Rüya Mocan Nebioğlu

Dekoratör

Doğum
-

Dekoratör, tasarımcı. Kuzguncuk’taki Pembe Yalı ya da Mocan Yalısı olarak bilinen Fethi Paşa Yalısında doğdu ve ilk gençliği burada geçti. Osmanlı’da müzeciliğin kurucusu ve diplomat Fethi Ahmet Paşa’nın torunu, milletvekili Şevket Mocan’ın ilk eşi Şemsinur Hanım’dan kızı, Nazım Hikmet'in küçük teyzesi Sare Hanım'ın üvey kızıdır. DP milletvekillerinden yazar ve fikir adamı Samet Ağaoğlu’nun oğlu ilk eşi, ünlü yayıncı Osman Nebioğlu’nun oğlu İlhan Nebioğlu ise ikinci eşidir.
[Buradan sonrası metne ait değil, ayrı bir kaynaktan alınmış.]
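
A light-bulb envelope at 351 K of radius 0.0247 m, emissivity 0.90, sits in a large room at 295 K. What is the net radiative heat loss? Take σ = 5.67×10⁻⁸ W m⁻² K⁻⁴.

A = 4πr² = 4π × (0.0247)² = 7.67×10^-3 m².
Q = εσA(T⁴ − T_s⁴). T⁴ − T_s⁴ = (351)⁴ − (295)⁴ = 1.52×10^10 − 7.57×10^9 = 7.61×10^9 K⁴.
Q = 0.90 × 5.67×10⁻⁸ × 7.67×10^-3 × 7.61×10^9 = 2.98 W.

Q ≈ 2.98 W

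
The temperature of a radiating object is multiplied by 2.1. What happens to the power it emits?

P ∝ T⁴, so the power scales as (2.1)⁴ = 19.4.

factor ≈ 19.4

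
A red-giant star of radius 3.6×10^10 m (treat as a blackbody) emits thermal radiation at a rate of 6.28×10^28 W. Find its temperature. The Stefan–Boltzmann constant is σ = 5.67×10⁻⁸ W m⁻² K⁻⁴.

A = 4πr² = 4π × (3.6×10^10)² = 1.63×10^22 m².
From P = σAT⁴, T = (P / σA)^(1/4) = (6.28×10^28 / (5.67×10⁻⁸ × 1.63×10^22))^(1/4).
T = (6.80×10^13)^(1/4) = 2870 K.

T ≈ 2870 K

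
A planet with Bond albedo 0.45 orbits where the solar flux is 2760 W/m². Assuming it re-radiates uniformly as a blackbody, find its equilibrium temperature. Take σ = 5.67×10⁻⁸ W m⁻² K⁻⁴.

T ≈ 286 K

Power absorbed = (1−a)S·πR²; power emitted = 4πR²σT⁴. Equating and cancelling πR²:
T = ((1−a)S / 4σ)^(1/4) = (1520 / (4 × 5.67×10⁻⁸))^(1/4) = (6.69×10^9)^(1/4).
T = 286 K.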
Haydarabat Nizamı Mükerrem Şah'ın ilk eşi olan Prenses Esra Birgen Prenses Esra Birgen             ile kuzendirler.

Kalabalık bir yalıdaki tek çocuktu. Doğduğu evde hala eski Çerkez halayıklar vardı. Arkadaki koru da onlarındı, orada babasıyla ata biner, Cemil Molla Köşkü’nden geçer, sarayın tüneline kadar giderdi. Bir kere tünelde babacığının atının ayağı kaymış, düştüğünde çok alay etmişti onunla. Babası da ona çok kızmıştı. Çiftlikleri vardı, hep hayvanlarla büyüdü, perende atan güvercinleri bile vardı.
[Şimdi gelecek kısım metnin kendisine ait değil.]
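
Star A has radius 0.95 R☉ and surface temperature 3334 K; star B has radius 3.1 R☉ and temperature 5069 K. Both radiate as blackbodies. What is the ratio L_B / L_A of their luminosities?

L_B/L_A ≈ 56.9

L = 4πR²σT⁴ ∝ R²T⁴, so L_B/L_A = (3.1/0.95)² × (5069/3334)⁴ = 10.6 × 5.34 = 56.9.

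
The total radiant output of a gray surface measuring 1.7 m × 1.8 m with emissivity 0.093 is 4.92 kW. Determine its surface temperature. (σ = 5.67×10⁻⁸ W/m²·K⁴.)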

Babasıyla annesi ayrıldıkları için yalıda yalnız kalmasın diye babası onu Anadolu Kulübü’ne yanında götürürdü. 7 yaşında yatılı okumaya başladı. Çarşambaları babası onu alır, Abdullah Efendi’de yemek yerlerdi. Babasının lokantada bir köşesi vardı, yiyecekeri yemek de bilinirdi; onlar söylemeden gelirdi.

17 yaşında iken lise öğrenimi için İngiltere’ye gönderildi. Ancak bu öğrenimini sürdürmeyip İstanbul’a döndü. Aileye ait ve kendi adını taşıyan Rüya Han’ın yanında bir yere sekreterlik için başvurdu, “Aman Rüya Hanım siz çalışmazsınız” dediler. “Emin olun çalışırım” dedi, 6 aylık imza attı.

İş adamı Mehmet Emin Karamehmet arkadaşıydı, 2 sene de Çukurova’da sekreterlik yaptı. Öğleleri taksiyle Topağacı’ndaki evine gider, büyük danua cinsi köpeğini gezdirir, taksiyle işe dönerdi. Aldığı bütün para taksiye giderdi.

 

Evlilikleri:

 

Bu döneminde; Mustafa Kemal Ağaoğlu (Samet Ağaoğlu’nun oğlu) ile evlenerek işten ayrıldı. 7 sene sonra eşinden boşanıp yeniden İngiltere’ye gitti. Orada, ikinci kocası olacak İlhan Nebioğlu’nu tanıdı. Bir davette İngiliz bir arkadaşı tanıştırmıştı onları. Bir yıl sonra, 1978’de evlendiler. Kocası İlhan Nebioğlu’nun babası tanınmış yayıncı Osman Nebioğlu idi. Bu nedenle Nebioğlu Yayınevi’nden çıkan yayınlarla büyüdüler.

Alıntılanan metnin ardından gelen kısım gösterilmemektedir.